Pour une solidarité "en règles"

Les questions de santé liées aux menstruations ne se limitent pas aux douleurs, au syndrome de choc toxique ou aux substances chimiques présentes dans certaines protections périodiques. Pouvoir tout simplement disposer de ces produits d'hygiène en fait aussi partie (1).

Des solutions de fortune, faute de moyens

Au cours de sa vie, une personne menstruée a ses règles environ 450 fois et utilise près de 11 500 produits de protection (a)(1). Si on y ajoute le coût d'éventuelles consultations médicales, d'antalgiques, de sous-vêtements, de lessive ou encore de draps, les dépenses sont estimées entre 4 500 et 23 000 euros au total, dans un pays comme la France (1).

En France, 1,5 à 2 millions de personnes en situation de précarité, sans domicile, incarcérées, jeunes ou étudiantes, ont des difficultés pour acheter suffisamment de protections, au détriment de leur hygiène, de leur santé, de leur vie sociale et professionnelle et de leur dignité (1,2). Selon un sondage auprès de 6 518 étudiantes vivant en France, une étudiante sur 10 fabrique ses propres protections pour des raisons financières, une fois sur deux avec du papier toilette ou de l'essuie-tout. Certaines disent devoir arbitrer entre cet achat et d'autres (nourriture, vêtements) (3).

Des aides ponctuelles et partielles, en France

Diverses initiatives d'associations, d'universités ou de collectivités permettent de lutter ici ou là contre ce qui est qualifié de « précarité menstruelle » (1à4).

D'autres mesures ont été prises ou sont prévues au niveau national : baisse de la TVA sur les protections périodiques de 20 % à 5,5 % en 2015 ; augmentation annoncée fin 2020 du budget de lutte contre la précarité menstruelle de 1 à 5 millions d'euros par an, sans précision sur sa répartition ; ouverture annoncée en février 2021 de 1 500 points de distribution gratuite de protections périodiques dans les universités à la rentrée suivante (2à5).

Une solidarité poussive

Ces mesures semblent bien chiches comparées par exemple à la gratuité des protections périodiques votée par les députés écossais fin 2020 (3). En France, en faisant l'hypothèse d'une aide mensuelle moyenne de 5 euros pour l'acquisition des seules protections périodiques, une enveloppe annuelle de 120 millions d'euros permettrait de soutenir environ 2 millions de personnes : un coût 24 fois supérieur au budget national annoncé, mais somme toute modeste. Comme pour trop de problématiques d'accès aux soins, l'égalité pourrait ici être assurée plus sûrement par une solidarité nationale que par des initiatives tributaires de bonnes volontés éparses.

©Prescrire

Notes

a- Le fait d'avoir des règles concerne des femmes, mais aussi des personnes de sexe anatomique féminin qui ne s'identifient pas comme femme (des personnes transgenres, par exemple) (réf. 3).

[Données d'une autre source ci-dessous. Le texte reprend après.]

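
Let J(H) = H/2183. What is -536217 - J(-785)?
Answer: -1170560926/2183 ≈ -5.3622e+5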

Extraits de la veille documentaire Prescrire

1- Romeiro Dias L et Taurine B "Rapport d'information (…) sur les menstruations" Assemblée nationale 13 février 2020 ; (2691) : 107 pages.

2- Gouvernement "Olivier Véran et Élisabeth Moreno portent à 5 millions d'euros le budget alloué par l'État pour lutter contre la précarité menstruelle en 2021" Communiqué de presse du 15 décembre 2020 : 5 pages + Ministère chargé de l'égalité entre les femmes et les hommes, de la diversité et de l'égalité des chances" Courriel à Prescrire 29 avril 2021 : 2 pages.

3- FAGE, Anesf et AFEP "La précarité menstruelle chez les étudiant.e.s en France" février 2021 : 27 pages.

4- Ministère de l'enseignement supérieur, de la recherche et de l'innovation "Lutte contre la précarité menstruelle : un accès gratuit aux protections périodiques pour les étudiantes" Communiqué de presse du 23 février 2021 : 4 pages + Courriel à Prescrire 27 avril 2021 : 2 pages.

5- Noël MP (membre de l'association Georgette Sand). Entretien téléphonique avec Prescrire 13 avril 2021.